You realize that when the next Reign of Terror happens, it's us on the chopping block, right? The real elite will be on the first chartered flight to Hong Kong or Singapore or some similarly authoritarian place. Meanwhile, militarized San Francisco natives will start burning Google Shuttles.
Then it wouldn't really be a Reign of Terror, would it? It's not that I disagree with what you're saying, but you seem to be implying that the 'real' elite weren't made into an endangered species by the French Reign of Terror, which afaik they sort of were.
@kordless I like your work on BTC and openstack but I disagree with the premise some Blockchain technologists evangelism about using a technology driven by a majority consensus theory to create or enforce laws. A form of government that doesn't protect the rights of the minority from the tyranny of the majority concensus is a dangerous thing.
> A form of government that doesn't protect the rights of the minority from the tyranny of the majority concensus is a dangerous thing.
Are you implying this is possible without blockchain technology, but impossible with? I can't imagine what attribute of an unforgeable ledger would do that.
People who believe in the mythic notion of "social contracts" should embrace blockchains with open arms. Minorities now have a concrete method to create enforceable agreements among each other.
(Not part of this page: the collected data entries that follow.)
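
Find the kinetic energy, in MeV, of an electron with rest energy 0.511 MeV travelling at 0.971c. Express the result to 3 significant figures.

β² = 0.942841, so γ = 1/√0.057159 = 4.1827.
Kinetic energy: K = (γ − 1)mc² = (4.1827 − 1) × 0.511 MeV = 3.1827 × 0.511 = 1.63 MeV.

1.63 MeV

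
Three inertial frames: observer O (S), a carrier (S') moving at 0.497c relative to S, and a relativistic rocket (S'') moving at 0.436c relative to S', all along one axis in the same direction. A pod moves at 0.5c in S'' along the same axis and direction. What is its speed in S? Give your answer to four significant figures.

First combine the pod and relativistic rocket (S''→S'): u₁ = (0.5 + 0.436)/(1 + 0.5×0.436) = 0.936/1.218 = 0.76847.
Then combine with the carrier (S'→S): u = (0.76847 + 0.497)/(1 + 0.76847×0.497) = 1.26547/1.38192959 = 0.91573.

0.9157c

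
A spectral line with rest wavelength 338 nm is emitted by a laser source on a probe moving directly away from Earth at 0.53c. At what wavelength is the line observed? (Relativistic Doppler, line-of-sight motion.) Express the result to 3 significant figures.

Relativistic Doppler for wavelength: λ_obs = λ_src · √((1+β)/(1−β)).
With β = 0.53: factor = √(1.53/0.47) = 1.8043.
λ_obs = 338 × 1.8043 = 610 nm.

610 nm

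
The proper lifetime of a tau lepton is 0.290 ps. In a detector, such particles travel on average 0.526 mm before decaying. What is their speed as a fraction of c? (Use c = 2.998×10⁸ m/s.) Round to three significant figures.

d = βγcτ ⇒ βγ = d/(cτ) = 5.260×10^-4 m / (8.6942×10^-5 m) = 6.05.
β = (βγ)/√(1+(βγ)²) = 6.05/√37.6025 = 0.987.

0.987c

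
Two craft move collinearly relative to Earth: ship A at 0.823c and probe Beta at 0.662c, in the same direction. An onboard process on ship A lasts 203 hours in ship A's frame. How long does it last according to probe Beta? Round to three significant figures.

The velocity of ship A relative to probe Beta is (0.823 − 0.662)c / (1 − 0.823×0.662) = 0.35371c; relative speed 0.35371c.
At |u| = 0.35371c, γ = (1 − 0.125111)^(−1/2) = 1.0691.
Ship A's interval is proper; time dilation gives Δt_B = γΔτ = 1.0691 × 203 hours = 217 hours.

217 hours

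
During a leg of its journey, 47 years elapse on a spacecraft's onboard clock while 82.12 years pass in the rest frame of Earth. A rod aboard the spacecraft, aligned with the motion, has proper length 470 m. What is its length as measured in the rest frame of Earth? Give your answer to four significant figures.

From Δt = γΔτ: γ = 82.12/47 = 1.74723.
L = L₀/γ = 470/1.74723 = 269.0 m.

269.0 m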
Isn't that what government should be -- an agreement amongst the people?
I think Satoshi must have read all of Szabo's work!
Long before the Bitcoin paper, Szabo argues that technology can supplant existing bureaucratic means of recording claims to property rights (but he notes that it doesn't directly supplant existing institutions for enforcing those rights, or beliefs about how the rights are acquired or transferred).
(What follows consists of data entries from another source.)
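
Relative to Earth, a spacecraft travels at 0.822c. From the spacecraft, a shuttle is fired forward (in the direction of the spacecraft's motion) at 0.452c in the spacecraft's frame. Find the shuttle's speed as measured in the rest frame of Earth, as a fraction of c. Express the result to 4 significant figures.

In units of c, u = (u' + v)/(1 + u'v) with u' = 0.452 and v = 0.822.
Numerator: 0.452 + 0.822 = 1.274. Denominator: 1 + (0.452)(0.822) = 1.371544.
u = 1.274/1.371544 = 0.92888, so the speed is 0.9289c.

0.9289c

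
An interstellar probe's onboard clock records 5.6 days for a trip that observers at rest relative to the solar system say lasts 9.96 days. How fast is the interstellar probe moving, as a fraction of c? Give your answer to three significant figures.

γ = Δt/Δτ = 9.96/5.6 = 1.7786.
β = √(1 − 1/γ²) = √(1 − 0.316114) = √0.683886 = 0.827.

0.827c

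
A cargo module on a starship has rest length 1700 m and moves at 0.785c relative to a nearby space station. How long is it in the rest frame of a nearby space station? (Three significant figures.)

1050 m

β² = 0.616225, so γ = 1/√0.383775 = 1.6142.
Along the direction of motion the measured length is L₀/γ = 1700/1.6142 = 1050 m.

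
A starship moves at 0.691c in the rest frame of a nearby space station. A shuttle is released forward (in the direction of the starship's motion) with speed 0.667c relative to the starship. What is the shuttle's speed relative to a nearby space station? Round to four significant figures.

Relativistic velocity addition: u = (u' + v)/(1 + u'v/c²), with u' = 0.667c and v = 0.691c.
Numerator: 0.667 + 0.691 = 1.358. Denominator: 1 + (0.667)(0.691) = 1.460897.
u = 1.358/1.460897 = 0.92957, so the speed is 0.9296c.

0.9296c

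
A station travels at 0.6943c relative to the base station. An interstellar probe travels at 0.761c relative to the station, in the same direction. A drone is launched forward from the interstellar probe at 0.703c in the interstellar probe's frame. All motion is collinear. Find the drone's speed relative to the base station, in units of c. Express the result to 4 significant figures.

0.9915c

Compose velocities in two stages. Stage 1 (into S'): u₁ = (0.703+0.761)/(1+0.703×0.761) = 0.95376.
Stage 2 (into S): u = (0.95376+0.6943)/(1+0.95376×0.6943) = 0.9915, so the speed is 0.9915c.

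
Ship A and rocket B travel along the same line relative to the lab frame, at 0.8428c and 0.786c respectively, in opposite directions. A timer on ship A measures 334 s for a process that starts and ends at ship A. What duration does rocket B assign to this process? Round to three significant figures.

1670 s

The velocity of ship A relative to rocket B is (0.8428 + 0.786)c / (1 + 0.8428×0.786) = 0.97976c; relative speed 0.97976c.
At |u| = 0.97976c, γ = (1 − 0.95993)^(−1/2) = 4.9956.
The clock on ship A records proper time, so rocket B measures Δt = γΔτ = 4.9956 × 334 = 1670 s.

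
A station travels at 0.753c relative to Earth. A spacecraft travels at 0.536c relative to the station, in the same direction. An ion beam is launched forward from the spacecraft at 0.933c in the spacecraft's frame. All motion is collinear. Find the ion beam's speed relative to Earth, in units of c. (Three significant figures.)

0.997c

Apply u = (u'+v)/(1+u'v) twice. Ion beam in the station frame: (0.933+0.536)/(1+0.933·0.536) = 1.469/1.500088 = 0.97928c.
That velocity, transformed to the rest frame of Earth: (0.97928+0.753)/(1+0.97928·0.753) = 1.73228/1.73739784 = 0.99705c.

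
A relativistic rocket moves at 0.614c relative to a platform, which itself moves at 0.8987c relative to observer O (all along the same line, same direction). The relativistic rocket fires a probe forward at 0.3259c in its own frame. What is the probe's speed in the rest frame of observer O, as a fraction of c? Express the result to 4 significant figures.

0.9871c

Apply u = (u'+v)/(1+u'v) twice. Probe in the platform frame: (0.3259+0.614)/(1+0.3259·0.614) = 0.9399/1.2001026 = 0.78318c.
That velocity, transformed to the rest frame of observer O: (0.78318+0.8987)/(1+0.78318·0.8987) = 1.68188/1.703843866 = 0.98711c.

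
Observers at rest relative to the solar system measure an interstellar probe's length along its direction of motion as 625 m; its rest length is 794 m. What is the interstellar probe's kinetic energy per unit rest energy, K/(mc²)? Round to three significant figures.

0.270

Length contraction gives γ = L₀/L = 794/625 = 1.2704.
K/(mc²) = γ − 1 = 1.2704 − 1 = 0.270.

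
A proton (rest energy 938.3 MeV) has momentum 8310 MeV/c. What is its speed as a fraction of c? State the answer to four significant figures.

0.9937c

pc/(mc²) = 8310/938.3 = 8.8564 = βγ = β/√(1−β²).
So β² = x²/(1 + x²) with x = 8.8564: x² = 78.4358, β² = 78.4358/79.4358 = 0.987411, β = 0.9937.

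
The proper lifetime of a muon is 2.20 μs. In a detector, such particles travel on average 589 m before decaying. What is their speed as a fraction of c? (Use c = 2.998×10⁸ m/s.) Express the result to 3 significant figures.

d = βγcτ ⇒ βγ = d/(cτ) = 589.0 m / (659.56 m) = 0.89302.
β = (βγ)/√(1+(βγ)²) = 0.89302/√1.797485 = 0.666.

0.666c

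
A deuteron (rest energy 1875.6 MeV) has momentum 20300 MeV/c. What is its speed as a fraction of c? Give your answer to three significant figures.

0.996c

pc/(mc²) = 20300/1875.6 = 10.823 = βγ = β/√(1−β²).
So β² = x²/(1 + x²) with x = 10.823: x² = 117.137, β² = 117.137/118.137 = 0.991535, β = 0.996.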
I thought of this piece when reading this week's xkcd what-if:
("[...] you could edit all the property records on Earth to say that you own all the land and edit all the banking records to say you own all the money. But everyone else would disagree with those records, and they would edit them back or ignore them [...]")
I agree with you regarding the dangers of consensus. Trust can be evaluated many different ways: through direct votes, aggregation, statistical analysis, and more. We should be cautious about implementing government control with the blockchain and I'm sure the current government will have a say about it when we do.
Whether they chose to arm themselves with a keyboard and coded editor is another matter entirely.
People don't matter. The vast majority of people are uneducated idiots who never decided one thing or another. The educated masses matter, those with knowledge as you call them, who have decided the trajectory of history at every turning point.
The US is, historically speaking and also when compared to many contemporary societies, very highly educated. If what you say is true, that even in the US most people are 'uneducated idiots' who never decide anything (or rather, for the sake of argument, should never decide anything, which I think is what you were getting at - correct me if I'm wrong), then it's a pretty compelling argument that democracy can never work.
I happen to disagree. Americans are not 'uneducated idiots' but rather the target of perhaps the most sophisticated, ubiquitous, and persistant propaganda effort ever seen in human history. When you consider the stakes involved (massive military, very large economy) it is not such a surprise. As for what to do about that, I propose going to the source: reduce the size of the military, and reduce the size of the economy (by splitting it into several pieces).
I think it is worse than this. The vast majority of people know about it but simply don't care. Jennifer Lawrence's private photos are much more important to the proleriat.